On September 16, 2000, Georgiy Gongadze was pushed into a taxi, then beaten by several police officers before one of them killed him by strangling him with a belt.
Gongadze’s body wasn’t found until about two months later. It was in a shallow grave in eastern Ukraine, about 70 kilometers outside of the nation’s capital.
The year before, Gongadze confronted Ukraine’s president, Leonid Kuchma, on TV during the presidential campaign:
"The Minister of Internal Affairs is not doing his job fighting corruption, and you are rewarding him. If he’s incompetent, he shouldn’t be in his position. Either you don't know what he’s doing and you need to find out and possibly replace him, or you do know and you’re just covering for him!"
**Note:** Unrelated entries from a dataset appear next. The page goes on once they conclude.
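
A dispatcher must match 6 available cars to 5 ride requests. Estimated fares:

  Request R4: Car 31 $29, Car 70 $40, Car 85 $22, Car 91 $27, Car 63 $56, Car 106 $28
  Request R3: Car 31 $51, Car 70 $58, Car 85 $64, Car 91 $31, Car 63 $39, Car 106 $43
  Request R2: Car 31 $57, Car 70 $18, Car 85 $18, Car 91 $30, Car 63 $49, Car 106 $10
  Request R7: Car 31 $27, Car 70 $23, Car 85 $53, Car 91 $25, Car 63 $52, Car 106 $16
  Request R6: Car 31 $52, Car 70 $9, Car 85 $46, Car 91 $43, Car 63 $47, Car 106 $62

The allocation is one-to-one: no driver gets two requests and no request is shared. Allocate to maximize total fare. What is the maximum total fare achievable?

Optimal: Car 63→Request R4 ($56), Car 70→Request R3 ($58), Car 31→Request R2 ($57), Car 85→Request R7 ($53), Car 106→Request R6 ($62) — total 56+58+57+53+62 = $286.
Max-entry greedy (repeatedly take the single best remaining cell) gives $264, worse by 22.

Max total: $286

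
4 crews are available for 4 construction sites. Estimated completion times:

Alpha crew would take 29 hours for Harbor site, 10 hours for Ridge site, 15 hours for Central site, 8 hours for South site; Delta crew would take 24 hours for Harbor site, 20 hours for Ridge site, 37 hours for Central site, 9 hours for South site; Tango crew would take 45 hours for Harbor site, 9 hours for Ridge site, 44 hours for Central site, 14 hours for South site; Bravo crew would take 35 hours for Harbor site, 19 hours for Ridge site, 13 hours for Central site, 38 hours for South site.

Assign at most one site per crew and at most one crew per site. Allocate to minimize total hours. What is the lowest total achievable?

Treat this as an assignment problem: match each crew to one site.
Optimal: Alpha crew→South site (8 hours), Delta crew→Harbor site (24 hours), Tango crew→Ridge site (9 hours), Bravo crew→Central site (13 hours) — total 8+24+9+13 = 54 hours.
Row-greedy (each crew in turn takes its cheapest remaining site) gives 107 hours, worse by 53.
Next-best assignment: Alpha crew→Harbor site, Delta crew→South site, Tango crew→Ridge site, Bravo crew→Central site = 60 hours.
No other one-to-one assignment undercuts 54 hours.

Minimum total: 54 hours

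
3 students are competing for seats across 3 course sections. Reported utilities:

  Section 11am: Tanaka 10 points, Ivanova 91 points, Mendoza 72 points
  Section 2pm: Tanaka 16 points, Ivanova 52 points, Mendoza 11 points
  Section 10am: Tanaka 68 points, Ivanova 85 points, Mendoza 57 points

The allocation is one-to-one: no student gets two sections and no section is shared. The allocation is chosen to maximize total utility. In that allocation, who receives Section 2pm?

Ivanova receives Section 2pm.

Optimal: Tanaka→Section 10am (68 points), Ivanova→Section 2pm (52 points), Mendoza→Section 11am (72 points) — total 68+52+72 = 192 points.
Swapping Tanaka↔Mendoza (Tanaka→Section 11am 10 points, Mendoza→Section 10am 57 points) loses 73.
Ivanova's own top section is Section 11am (91 points), but forcing Ivanova→Section 11am and reassigning the rest optimally gives only 170 points — worse by 22.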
After being unable to find work for being incorruptible, Gongadze founded a new online magazine, Ukrainska Pravda. He launched it in April 2000 and faced harassment throughout his remaining tenure.
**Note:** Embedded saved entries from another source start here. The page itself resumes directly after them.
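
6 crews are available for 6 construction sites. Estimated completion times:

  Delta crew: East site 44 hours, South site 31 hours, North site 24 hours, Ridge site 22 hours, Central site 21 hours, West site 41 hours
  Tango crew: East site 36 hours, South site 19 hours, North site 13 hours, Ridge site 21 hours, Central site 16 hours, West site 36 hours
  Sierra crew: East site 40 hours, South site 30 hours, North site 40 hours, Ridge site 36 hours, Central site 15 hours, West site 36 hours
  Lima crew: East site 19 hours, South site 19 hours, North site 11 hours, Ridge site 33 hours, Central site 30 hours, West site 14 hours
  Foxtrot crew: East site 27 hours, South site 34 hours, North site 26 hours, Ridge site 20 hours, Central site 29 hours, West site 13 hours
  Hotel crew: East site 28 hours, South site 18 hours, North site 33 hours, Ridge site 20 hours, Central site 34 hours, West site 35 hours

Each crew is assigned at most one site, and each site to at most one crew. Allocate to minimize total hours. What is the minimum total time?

Minimum total: 100 hours

Optimal: Delta crew→Ridge site (22 hours), Tango crew→North site (13 hours), Sierra crew→Central site (15 hours), Lima crew→East site (19 hours), Foxtrot crew→West site (13 hours), Hotel crew→South site (18 hours) — total 22+13+15+19+13+18 = 100 hours.
Min-entry greedy (repeatedly take the single cheapest remaining cell) gives 122 hours, worse by 22.
Next-best assignment: Delta crew→Ridge site, Tango crew→South site, Sierra crew→Central site, Lima crew→North site, Foxtrot crew→West site, Hotel crew→East site = 108 hours.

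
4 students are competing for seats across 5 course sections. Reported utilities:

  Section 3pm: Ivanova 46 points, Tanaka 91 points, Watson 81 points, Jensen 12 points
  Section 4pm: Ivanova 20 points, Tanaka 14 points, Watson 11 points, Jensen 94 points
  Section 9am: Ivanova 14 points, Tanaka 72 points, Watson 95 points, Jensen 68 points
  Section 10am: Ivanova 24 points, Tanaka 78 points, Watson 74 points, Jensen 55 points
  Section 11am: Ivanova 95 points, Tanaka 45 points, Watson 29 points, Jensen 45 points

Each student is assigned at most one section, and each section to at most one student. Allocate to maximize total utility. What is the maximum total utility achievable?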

Once Gongadze was murdered a handful of police officers were eventually arrested, and Kuchma was never investigated for his role in instigating or allowing Gongadze’s murder. A 2021 documentary revealed a tape in which Kuchma, his chief of staff, and interior minister discuss ways to silence Gongadze for “going too far.”
None of the four people imprisoned for Gongadze’s murder were in that recording.
Remaining Skeptical of the Powerful
Gongadze’s wife, Myroslava Gongadze, was and is an accomplished journalist. Before marrying Gongadze, Myroslava held high positions in various media companies that challenged the new regime. Today, she’s a journalist and human rights worker who fights for freedom of the press and protection for journalists in Ukraine.
In his 2022 book The Fight is Here about Russia’s invasion of Ukraine, the author visited Myroslava Gongadze to see how the press was returning to its job of criticizing the administration after the initial invasion was repelled. She was irritated that President Zelensky hadn’t sat for an interview with her or other journalists since the war began and normalcy was returning to Keiv. Myroslava told the author:
“Don’t be too generous to him…You don’t know what he will become.”
Few people are better positioned to criticize the powerful than Myroslava Gongadze. She hasn’t lost her skepticism of people who rise to power, no matter how well they’ve done in power or how little they seem to have been corrupted by power.
It’s a reminder of how much power can reveal a person’s existing character and change a person as power seeps into his approach to the world.